Kinetics mechanism of pore pressure effect on CO2-water-rock interactions: An experimental study

Abstract

Carbon capture, utilization and storage (CCUS) is an effective technology to reduce carbon dioxide (CO2) content in atmosphere, while due to the insufficient mastery of deterioration laws of reservoir rocks caused by CO2, the extensive application of carbon storage projects is hindered by the leakage risk. Therefore, it was aimed to study the kinetics mechanism of pore water pressure on CO2-water–rock interactions. First, the pressure effect on water–rock interactions was studied to obtain the relationship between ratio of solid–liquid contact area Ψ and pore pressure, and the controlling mechanism of Ψ on reaction rate ri was verified.
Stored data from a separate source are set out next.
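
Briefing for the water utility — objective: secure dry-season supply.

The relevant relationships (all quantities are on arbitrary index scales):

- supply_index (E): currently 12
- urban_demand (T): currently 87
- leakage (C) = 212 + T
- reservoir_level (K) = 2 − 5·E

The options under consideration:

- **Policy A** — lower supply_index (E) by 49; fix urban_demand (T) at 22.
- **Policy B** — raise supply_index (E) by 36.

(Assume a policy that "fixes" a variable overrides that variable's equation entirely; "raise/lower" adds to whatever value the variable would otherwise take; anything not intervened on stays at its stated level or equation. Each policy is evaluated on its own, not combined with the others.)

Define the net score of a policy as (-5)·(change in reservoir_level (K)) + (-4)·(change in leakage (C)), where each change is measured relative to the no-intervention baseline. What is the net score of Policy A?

Baseline:
  E = 12
  T = 87
  C = 212 + 87 = 299
  K = 2 − 5·12 = -58
Policy A (E − 49, T := 22):
  E = 12 − 49 = -37
  T = 22
  C = 212 + 22 = 234
  K = 2 − 5·(-37) = 187
ΔK = 187 − (-58) = 245; ΔC = 234 − 299 = -65
Score = (-5)·245 + (-4)·(-65) = -965

-965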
On this basis, the pressure effect on CO2-water–rock interactions was further studied. Considering the effects on Ψ and solution acidity, the original CO2-applicable kinetics equation was modified to reduce the error of calculating reaction rate by 33.60% on average. Meanwhile, a forecast method was proposed for the reaction rate under different pressure conditions, and the average calculation error was 41.00% lower than that of original kinetics equation. After verifying the accuracy of these two theoretical methods to calculate reaction rate, the reliability to calculate porosity evolution process was further verified, and the calculation errors could be reduced by 29.52% and 31.81%, respectively.